Gene expression profiling identifies ferroptosis-related genes and pathways in human colon cancers cell lines

Abstract

Introduction: Colorectal cancer (CRC) is the third most diagnosed cancer worldwide and the second leading cause of cancer-related deaths. A major challenge in CRC treatment is drug resistance, which limits the efficacy of conventional therapies. Ferroptosis, an iron-dependent form of regulated cell death driven by the accumulation of reactive oxygen species (ROS), has emerged as a promising therapeutic strategy. Erastin (ER), a small-molecule compound, induces ferroptosis through ROS accumulation.

Methods: We performed microarray gene expression analysis on two CRC cell lines, HCT116 and HT-29, to examine the transcriptional response to ER exposure and identify differentially expressed genes and pathways involved in ER-induced ferroptosis.

Results: Our gene expression analysis revealed distinct transcriptional profiles between the two cell lines, and 26 transcripts commonly enriched in response to ER treatment were identified in both HCT116 and HT-29 cells. Notably, several of these genes-including ASNS, PCK2, CHAC1, and DDIT4-were significantly enriched, suggesting a conserved ferroptotic response. The induction of these genes was further confirmed in an additional CRC cell line, DLD-1. Interestingly, SOD1 and NQO1 genes, involved in oxidative stress response, were significantly upregulated by ER in HCT116 cells.

Conclusion: Our findings highlight ASNS, CHAC1, PCK2, DDIT4, and ATF3/4 as potential biomarkers for ferroptosis in CRC. Monitoring the expression of these genes may help identify patients who are responsive to ferroptosis inducers and facilitate the development of personalized treatment strategies.

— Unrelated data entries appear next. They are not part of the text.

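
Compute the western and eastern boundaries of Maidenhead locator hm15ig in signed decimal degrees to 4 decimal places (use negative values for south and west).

-37.3333, -37.2500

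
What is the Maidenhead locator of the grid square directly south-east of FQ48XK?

FQ58aj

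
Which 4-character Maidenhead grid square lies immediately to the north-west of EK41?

EK32

Longitude square 4; −1 → 3.
Latitude square 1; +1 → 2.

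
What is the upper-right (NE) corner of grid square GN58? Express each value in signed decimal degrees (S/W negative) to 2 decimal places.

Field G=6, N=13: +6·20° lon, +13·10° lat → SW at lon -60°, lat 40°.
Square 5, 8: +5·2° lon, +8·1° lat → SW at lon -50°, lat 48°.
Cell spans 2° lon × 1° lat. NE corner is SW corner plus one full cell.
latitude 49.00, longitude -48.00.

49.00, -48.00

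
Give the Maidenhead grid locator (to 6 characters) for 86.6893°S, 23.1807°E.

KA13oh

Add 180° to longitude and 90° to latitude: 203.1807, 3.3107.
Field: lon ⌊203.1807/20⌋ = 10 → K; lat ⌊3.3107/10⌋ = 0 → A.
Square: lon ⌊3.1807/2⌋ = 1; lat ⌊3.3107/1⌋ = 3.
Subsquare: lon ⌊1.1807/0.0833333⌋ = 14 → o; lat ⌊0.3107/0.0416667⌋ = 7 → h.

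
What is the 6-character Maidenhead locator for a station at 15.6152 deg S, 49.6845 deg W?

GH54dj

Offset from 180°W / 90°S: lon 130.3155°, lat 74.3848°.
Field: lon ⌊130.3155/20⌋ = 6 → G; lat ⌊74.3848/10⌋ = 7 → H.
Square: lon ⌊10.3155/2⌋ = 5; lat ⌊4.3848/1⌋ = 4.
Subsquare: lon ⌊0.3155/0.0833333⌋ = 3 → d; lat ⌊0.3848/0.0416667⌋ = 9 → j.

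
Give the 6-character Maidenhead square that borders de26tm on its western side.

Longitude subsquare t = 19; −1 → 18 = s.
The latitude characters are unchanged.

DE26sm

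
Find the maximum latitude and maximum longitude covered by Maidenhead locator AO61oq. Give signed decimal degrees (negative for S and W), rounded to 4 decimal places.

51.7083, -166.7500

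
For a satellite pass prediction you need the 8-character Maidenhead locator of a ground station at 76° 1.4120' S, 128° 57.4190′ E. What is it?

PB43lx44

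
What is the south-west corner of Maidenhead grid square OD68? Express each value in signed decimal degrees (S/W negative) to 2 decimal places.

-52.00, 112.00

Field O=14, D=3: +14·20° lon, +3·10° lat → SW at lon 100°, lat -60°.
Square 6, 8: +6·2° lon, +8·1° lat → SW at lon 112°, lat -52°.
latitude -52.00, longitude 112.00.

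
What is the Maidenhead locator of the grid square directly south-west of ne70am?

NE60xl

Longitude subsquare a = 0; −1 → -1, wraps to 23 = x, carry into square.
Longitude square 7; −1 → 6.
Latitude subsquare m = 12; −1 → 11 = l.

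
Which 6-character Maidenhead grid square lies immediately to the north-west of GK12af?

GK02xg

Longitude subsquare a = 0; −1 → -1, wraps to 23 = x, carry into square.
Longitude square 1; −1 → 0.
Latitude subsquare f = 5; +1 → 6 = g.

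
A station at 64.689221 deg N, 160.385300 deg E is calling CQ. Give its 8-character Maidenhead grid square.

RP04eq65

Offset from 180°W / 90°S: lon 340.38530°, lat 154.68922°.
Field (20°×10°, letters A–R): lon ⌊340.38530/20⌋ = 17 → R; lat ⌊154.68922/10⌋ = 15 → P.
Square (2°×1°, digits 0–9): lon ⌊0.38530/2⌋ = 0; lat ⌊4.68922/1⌋ = 4.
Subsquare (5′×2.5′, letters a–x): lon ⌊0.38530/0.0833333⌋ = 4 → e; lat ⌊0.68922/0.0416667⌋ = 16 → q.
Extended square (30″×15″, digits 0–9): lon ⌊0.05197/0.00833333⌋ = 6; lat ⌊0.02255/0.00416667⌋ = 5.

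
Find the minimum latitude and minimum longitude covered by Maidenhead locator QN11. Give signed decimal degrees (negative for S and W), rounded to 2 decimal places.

Field Q=16, N=13: +16·20° lon, +13·10° lat → SW at lon 140°, lat 40°.
Square 1, 1: +1·2° lon, +1·1° lat → SW at lon 142°, lat 41°.
latitude 41.00, longitude 142.00.

41.00, 142.00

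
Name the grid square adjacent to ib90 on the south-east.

JA09

Longitude square 9; +1 → 10, wraps to 0, carry into field.
Longitude field I = 8; +1 → 9 = J.
Latitude square 0; −1 → -1, wraps to 9, carry into field.
Latitude field B = 1; −1 → 0 = A.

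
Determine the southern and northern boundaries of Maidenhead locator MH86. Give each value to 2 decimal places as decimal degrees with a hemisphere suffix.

Field M=12, H=7: +12·20° lon, +7·10° lat → SW at lon 60°, lat -20°.
Square 8, 6: +8·2° lon, +6·1° lat → SW at lon 76°, lat -14°.
Cell spans 2° lon × 1° lat.
south 14.00° S, north 13.00° S.

14.00° S, 13.00° S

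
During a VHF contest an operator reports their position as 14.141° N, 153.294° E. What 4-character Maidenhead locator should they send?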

Keywords: biomarker genes; colon cancer; erastin; ferroptosis; pathway analysis.

FIGURE 1

Cytotoxicity of Erastin in HT-29 and HCT116 cells as determined by CellTiterGlO (Promega) cytotoxicity assay following 72 h ER treatment.

FIGURE 2

Boxplots of (A) PC#1 and (B) PC#2 from the PCA analysis of all HT-29 samples broken down by time (control, treated with ER at 4 h, treated with ER at 24 h).

FIGURE 3

Boxplots of (A) PC#1 and (B) PC#2 from the PCA analysis of all HCT116 samples broken down by time (control, treated with ER at 4 h, treated with ER at 24 h).

FIGURE 4

Venn diagrams of overlay of differentially expressed transcripts (DETs) at 0, 4 and 24 following ER treatment of HT-29 and HCT116 cells.

FIGURE 5

Heat map showing hierarchical clustering DETs of HT-29 [(A) 600 DET’s] and HCT116 [(B) 992 DET’s] following treatment with Erastin at 24 h. Yellow represents upregulated DET’s, and blue indicates downregulated DET’s.

FIGURE 6

A diagrammatic presentation of common pathways modulated in both HT-29 and HCT116 cells by Erastin at 24 h exposure.

FIGURE 7

Landscape Plot depicting the -log10p-values of each hallmark (n = 50) pathway across the four exposure groups. Pathways are ordered in the circular view based on hierarchal clustering of the gene membership (i.e., gene set similarity).

FIGURE 8

RT-PCR results for colon cancer cells following 24 h of Erastin treatment. RNA was isolated, purified, and subjected to RT-PCR as described in the Methods section. Gene expression was normalized to β-actin, and expression levels in each treatment group were compared with those of time-matched controls. Data are presented as fold change relative to β-actin. *, **, and *** indicate p < 0.05, p < 0.005, and p < 0.001, respectively.